Today, the reality is much different. While only 6.7 million members of the living population were over age 65 in 1930, 34.9 million had passed this point in 2000. This is a stark difference, especially as life expectancy climbs higher and higher. A woman turning 65 in 2017 can expect to live, on average, to age 86.6, while a man turning 65 today is likely to live to age 84.3. With decades of payments expected, the current Social Security program is far different than it was ever foreseen to be.
Finding a Solution
Despite years of successful use, the future of the Social Security system is murky indeed. With ages far exceeding the lifespan in the 1930s and more retirees than ever before, the pool of currently available money is likely to run dry before today’s millennials reach retirement age. This means that those who are 20 years or more from retirement or anyone who expects to be alive and pulling from Social Security past 2037 is currently paying into a system that may not be able to reciprocate when the time comes.

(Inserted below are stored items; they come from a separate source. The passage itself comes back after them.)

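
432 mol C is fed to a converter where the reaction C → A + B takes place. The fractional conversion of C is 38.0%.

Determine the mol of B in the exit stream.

C reacted = 0.38 × 432 = 164.2 mol; ν_C = −1, so ξ = 164.2/1 = 164.2 mol.
Outlet amounts (n = n₀ + ν ξ):
  C: 432 − 1(164.2) = 267.8
  A: 0 + 1(164.2) = 164.2
  B: 0 + 1(164.2) = 164.2

164 mol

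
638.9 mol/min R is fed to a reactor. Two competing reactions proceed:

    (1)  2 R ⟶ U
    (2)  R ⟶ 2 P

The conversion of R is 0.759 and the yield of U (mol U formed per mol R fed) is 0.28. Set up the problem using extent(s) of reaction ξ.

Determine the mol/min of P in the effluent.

Yield of U: 1ξ₁ / 638.9 = 0.28 → ξ₁ = 178.9 mol/min.
Conversion of R: 2ξ₁ + 1ξ₂ = 0.759 × 638.9 = 484.9 → ξ₂ = 127.1 mol/min.
Outlet amounts (n = n₀ + Σ ν·ξ):
  R: 638.9 − 2(178.9) − 1(127.1) = 154
  U: 0 + 1(178.9) = 178.9
  P: 0 + 2(127.1) = 254.3

254 mol/min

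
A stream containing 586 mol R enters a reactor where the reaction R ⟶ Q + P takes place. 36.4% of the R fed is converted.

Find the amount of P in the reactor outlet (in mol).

213 mol

R reacted = 0.364 × 586 = 213.3 mol; ν_R = −1, so ξ = 213.3/1 = 213.3 mol.
Outlet amounts (n = n₀ + ν ξ):
  R: 586 − 1(213.3) = 372.7
  Q: 0 + 1(213.3) = 213.3
  P: 0 + 1(213.3) = 213.3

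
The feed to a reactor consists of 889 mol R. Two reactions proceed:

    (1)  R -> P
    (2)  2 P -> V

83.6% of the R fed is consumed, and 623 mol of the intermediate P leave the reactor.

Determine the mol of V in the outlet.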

As unfortunate as it may be, increasing the retirement age and subsequently reducing the amount of benefits that must be paid out is among the only realistic ways forward. While no specific legislation is on the table as of yet, a raise in retirement age is advocated for by economic advisors from all areas of study. A GOP proposal put on the table in December 2016 suggested a phased increase from 67 to 69, much like the increase from 65 to 67 in the current model, while other plans propose a retirement age of 70 instead.
What You Can Do
Whether you’re five years or 30 years from retirement, it is best to not rely on Social Security alone. While some sort of payout is likely, the amounts available for each working individual are likely to decline in one way or another. Instead, it’s prudent to take retirement into your own hands, investing in your future with tools like employer-sponsored 401ks, IRAs, and fixed index annuities
While there’s no way to know what the years ahead may bring, independent preparations today can make a world of difference tomorrow, no matter how Social Security may change.